La Ciotat Infos : Racontez-nous votre voyage en Syrie ?
Michel Eisenlohr : En 2002, j’étais invité à un festival de photos à Alep où je devais présenter un travail sur l’Afrique de l’ouest. J'ai fait le trajet en voiture. J’aime bien les déplacements réels car le cheminement est aussi important que la destination. J’avais un regard détaché, sans pression même si j'ai appris que les services secrets me suivaient... Ces photos sont longtemps restées dans mes cartons. Aujourd’hui, elles me dépassent un peu.

LCI : C’est en voyant la destruction par Daesh en 2015 que vous avez pris conscience du trésor que vous aviez entre les mains ?
M.E : J’ai d'abord pensé que j’avais des images exceptionnelles puisque Palmyre était détruite à 90%. Ensuite, j'ai ressenti quelque chose de plus intime comme du dégoût et de la colère.

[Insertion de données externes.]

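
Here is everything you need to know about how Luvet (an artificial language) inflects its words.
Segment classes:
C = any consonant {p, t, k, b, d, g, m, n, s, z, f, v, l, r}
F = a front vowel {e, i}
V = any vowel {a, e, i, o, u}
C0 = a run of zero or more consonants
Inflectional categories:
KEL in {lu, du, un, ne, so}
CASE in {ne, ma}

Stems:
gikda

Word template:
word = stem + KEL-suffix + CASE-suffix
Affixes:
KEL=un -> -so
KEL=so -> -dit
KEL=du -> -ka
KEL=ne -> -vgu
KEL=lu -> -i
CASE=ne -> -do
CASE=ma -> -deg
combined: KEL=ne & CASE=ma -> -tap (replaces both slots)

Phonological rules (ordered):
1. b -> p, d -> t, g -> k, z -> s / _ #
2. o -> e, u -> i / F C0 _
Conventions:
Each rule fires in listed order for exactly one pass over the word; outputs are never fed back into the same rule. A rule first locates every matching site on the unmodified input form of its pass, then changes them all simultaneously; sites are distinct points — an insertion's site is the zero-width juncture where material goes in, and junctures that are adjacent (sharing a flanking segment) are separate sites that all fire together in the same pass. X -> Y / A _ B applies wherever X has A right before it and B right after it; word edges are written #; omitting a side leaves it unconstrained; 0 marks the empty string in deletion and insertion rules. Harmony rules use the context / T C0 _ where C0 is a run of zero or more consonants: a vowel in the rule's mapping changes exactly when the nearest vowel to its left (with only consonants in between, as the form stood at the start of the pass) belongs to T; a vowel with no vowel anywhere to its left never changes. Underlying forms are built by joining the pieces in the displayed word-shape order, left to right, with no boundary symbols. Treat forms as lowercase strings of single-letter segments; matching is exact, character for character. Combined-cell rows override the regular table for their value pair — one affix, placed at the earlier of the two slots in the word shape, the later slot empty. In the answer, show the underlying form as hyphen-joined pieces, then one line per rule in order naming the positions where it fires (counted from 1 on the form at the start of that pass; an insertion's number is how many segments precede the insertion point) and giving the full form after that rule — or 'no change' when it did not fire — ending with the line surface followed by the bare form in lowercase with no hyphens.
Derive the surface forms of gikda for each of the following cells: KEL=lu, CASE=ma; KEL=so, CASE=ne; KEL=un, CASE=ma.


cell KEL=lu, CASE=ma:
underlying: gikda-i-deg
1. b -> p, d -> t, g -> k, z -> s / _ #: fires at position(s) 9: gikdaidek
2. o -> e, u -> i / F C0 _: no change
surface: gikdaidek

cell KEL=so, CASE=ne:
underlying: gikda-dit-do
1. b -> p, d -> t, g -> k, z -> s / _ #: no change
2. o -> e, u -> i / F C0 _: fires at position(s) 10: gikdaditde
surface: gikdaditde

cell KEL=un, CASE=ma:
underlying: gikda-so-deg
1. b -> p, d -> t, g -> k, z -> s / _ #: fires at position(s) 10: gikdasodek
2. o -> e, u -> i / F C0 _: no change
surface: gikdasodek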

Ce site millénaire était détruit par la bêtise humaine. J’ai voulu faire partager que la Syrie était un pays beau et accueillant bien différent de cette horreur.

LCI : Pensez-vous y retourner ?
M.E : J’y songe. Dans 2-3 ans peut-être. Mais je ne suis pas un reporter de guerre donc je ne prendrai aucun risque. Si j’y retourne ce ne sera pas pour faire un avant après. Ce sera un reportage lisse, sans intention.

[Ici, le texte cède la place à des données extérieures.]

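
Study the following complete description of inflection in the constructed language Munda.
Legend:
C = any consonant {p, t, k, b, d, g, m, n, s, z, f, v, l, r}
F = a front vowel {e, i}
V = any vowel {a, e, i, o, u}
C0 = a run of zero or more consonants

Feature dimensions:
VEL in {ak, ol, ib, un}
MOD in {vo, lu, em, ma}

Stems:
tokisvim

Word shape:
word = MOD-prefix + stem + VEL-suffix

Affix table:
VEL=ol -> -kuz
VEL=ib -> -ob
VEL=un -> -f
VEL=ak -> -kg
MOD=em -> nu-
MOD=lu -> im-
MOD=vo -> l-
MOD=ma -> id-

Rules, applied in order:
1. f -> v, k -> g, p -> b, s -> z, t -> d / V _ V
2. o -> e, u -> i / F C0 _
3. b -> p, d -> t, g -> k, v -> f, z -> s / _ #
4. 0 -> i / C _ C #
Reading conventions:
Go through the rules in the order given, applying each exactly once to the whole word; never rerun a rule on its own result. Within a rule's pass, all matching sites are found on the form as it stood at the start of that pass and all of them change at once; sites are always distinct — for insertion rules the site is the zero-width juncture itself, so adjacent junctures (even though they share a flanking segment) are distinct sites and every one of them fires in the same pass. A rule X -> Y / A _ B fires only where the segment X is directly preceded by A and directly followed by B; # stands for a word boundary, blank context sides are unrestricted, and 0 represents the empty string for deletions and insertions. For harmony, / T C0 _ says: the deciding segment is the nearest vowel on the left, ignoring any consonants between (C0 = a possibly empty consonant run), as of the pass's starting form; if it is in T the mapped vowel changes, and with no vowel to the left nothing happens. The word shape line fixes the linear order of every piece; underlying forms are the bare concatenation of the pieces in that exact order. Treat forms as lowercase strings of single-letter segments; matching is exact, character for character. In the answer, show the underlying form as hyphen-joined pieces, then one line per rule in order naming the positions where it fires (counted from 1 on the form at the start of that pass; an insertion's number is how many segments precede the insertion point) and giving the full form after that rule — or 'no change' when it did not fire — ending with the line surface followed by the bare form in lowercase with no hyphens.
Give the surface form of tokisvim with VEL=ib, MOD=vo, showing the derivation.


underlying: l-tokisvim-ob
1. f -> v, k -> g, p -> b, s -> z, t -> d / V _ V: fires at position(s) 4: ltogisvimob
2. o -> e, u -> i / F C0 _: fires at position(s) 10: ltogisvimeb
3. b -> p, d -> t, g -> k, v -> f, z -> s / _ #: fires at position(s) 11: ltogisvimep
4. 0 -> i / C _ C #: no change
surface: ltogisvimep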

LCI : Peut-on imaginer cette exposition à La Ciotat ?
M.E : J’y suis né, c’est ma ville d’enfance même si aujourd’hui je n’y vis plus. Je n’ai jamais exposé à La Ciotat et j’aimerais. Cela aurait du sens. Cette ville est liée à l'image par le cinéma et la photo. Il s’y passe beaucoup de choses culturelles.